By default, only 14 threads are enabled in the Cycles settings, of course I set that to 16 before I rendered. For CPU rendering I set the tile size to 16, for GPU to 512.
I hope this is just a simple bug in the current RH7 WIP, I haven’t yet tested with RH6. If it turns out this massive performance penalty is also present in RH6, then it would be interesting to check if the same is true for Intel CPUs.
I know that AMD GPUs are much slower in RhinoCycles because OpenCL rendering was never properly wired up unlike CUDA. I know because I also ran with an RX580 and a Vega64 for quite some time.
But here I am actually referring to CPU (my 2700X) not GPU.
The results are really shocking, if it isn’t a bug.
It would be useful to see the 3dm you are testing with.

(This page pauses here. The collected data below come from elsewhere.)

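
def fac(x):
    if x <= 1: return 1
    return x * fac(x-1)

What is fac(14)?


fac(14)
= 14 * fac(13)
= 14 * 13 * fac(12)
= 14 * 13 * 12 * fac(11)
= 14 * 13 * 12 * 11 * fac(10)
= 14 * 13 * 12 * 11 * 10 * fac(9)
= 14 * 13 * 12 * 11 * 10 * 9 * fac(8)
= 14 * 13 * 12 * 11 * 10 * 9 * 8 * fac(7)
= 14 * 13 * 12 * 11 * 10 * 9 * 8 * 7 * fac(6)
= 14 * 13 * 12 * 11 * 10 * 9 * 8 * 7 * 6 * fac(5)
= 14 * 13 * 12 * 11 * 10 * 9 * 8 * 7 * 6 * 5 * fac(4)
= 14 * 13 * 12 * 11 * 10 * 9 * 8 * 7 * 6 * 5 * 4 * fac(3)
= 14 * 13 * 12 * 11 * 10 * 9 * 8 * 7 * 6 * 5 * 4 * 3 * fac(2)
= 14 * 13 * 12 * 11 * 10 * 9 * 8 * 7 * 6 * 5 * 4 * 3 * 2 * fac(1)
= 14 * 13 * 12 * 11 * 10 * 9 * 8 * 7 * 6 * 5 * 4 * 3 * 2 * 1
= 87178291200

87178291200


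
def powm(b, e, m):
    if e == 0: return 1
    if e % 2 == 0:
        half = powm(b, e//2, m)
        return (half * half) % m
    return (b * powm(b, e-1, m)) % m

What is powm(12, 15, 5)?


powm(12, 15, 5): e is odd, compute powm(12, 14, 5)
  powm(12, 14, 5): e is even, compute powm(12, 7, 5)
    powm(12, 7, 5): e is odd, compute powm(12, 6, 5)
      powm(12, 6, 5): e is even, compute powm(12, 3, 5)
        powm(12, 3, 5): e is odd, compute powm(12, 2, 5)
          powm(12, 2, 5): e is even, compute powm(12, 1, 5)
          powm(12, 1, 5): e is odd, compute powm(12, 0, 5)
          powm(12, 0, 5) = 1
          (12 * 1) % 5 = 2
          half=2, (2*2) % 5 = 4
        (12 * 4) % 5 = 3
      half=3, (3*3) % 5 = 4
    (12 * 4) % 5 = 3
  half=3, (3*3) % 5 = 4
(12 * 4) % 5 = 3

3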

Apart from the difference I already mentioned in the Optix thread some further differences:
we don’t use Embree yet for CPU
groundplane in use, it is a huge mesh object
we have custom patches that possibly aren’t as efficient in the split kernel as could be
clipping plane support
lighting tweaks
texture mappings specific to Rhino
adapted shader referencing from object instead of mesh data
etc
That said, the OptiX version on RTX 2070 is around 10 times faster than on Ryzen 7 2700x according the blender benchmark site with Blender 2.81 as the target.

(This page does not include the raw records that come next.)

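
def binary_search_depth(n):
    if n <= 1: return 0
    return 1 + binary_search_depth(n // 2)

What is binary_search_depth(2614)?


2614 / 2 = 1307
1307 / 2 = 653
653 / 2 = 326
326 / 2 = 163
163 / 2 = 81
81 / 2 = 40
40 / 2 = 20
20 / 2 = 10
10 / 2 = 5
5 / 2 = 2
2 / 2 = 1
Reached 1 after 11 halvings

11


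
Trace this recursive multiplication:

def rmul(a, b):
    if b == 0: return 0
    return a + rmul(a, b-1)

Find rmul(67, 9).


rmul(67, 9) = 67 + rmul(67, 8)
rmul(67, 8) = 67 + rmul(67, 7)
rmul(67, 7) = 67 + rmul(67, 6)
rmul(67, 6) = 67 + rmul(67, 5)
rmul(67, 5) = 67 + rmul(67, 4)
rmul(67, 4) = 67 + rmul(67, 3)
rmul(67, 3) = 67 + rmul(67, 2)
rmul(67, 2) = 67 + rmul(67, 1)
rmul(67, 1) = 67 + rmul(67, 0)
rmul(67, 0) = 0  (base case)
Total: 67 + 67 + 67 + 67 + 67 + 67 + 67 + 67 + 67 + 0 = 603

603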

Anyway. There is nowhere any artificial slowdown in the rendering itself. We do have a setting where users can change the throttle ms, which is a tiny sleep in milliseconds after each sample, because on low-end machines everything would otherwise become unresponsive. You can set this to 0 if you wish.
To better compare you should create a scene in Blender with the same setup as in Rhino wrt world and shaders.
I just rendered a scene on RH6 with CPU and GPU and then RH7 CPU and GPU. Tile size 16 for CPU and 512 for GPU. Throttle always set to 0.
RH6, RTX 2070 Super, CUDA: 00:50
RH6, Ryzen 7 2700X, CPU: 03:06
RH7, RTX 2070 Super, CUDA: 00:56
RH7, Ryzen 7 2700X, CPU: 09:52
The RH6 renderings show normal results. The difference between the 2070Super and the 2700X is about the same compared to the blender results. The CPU render times with RH7 are very abnormal. Clearly there is something wrong with the current WIP.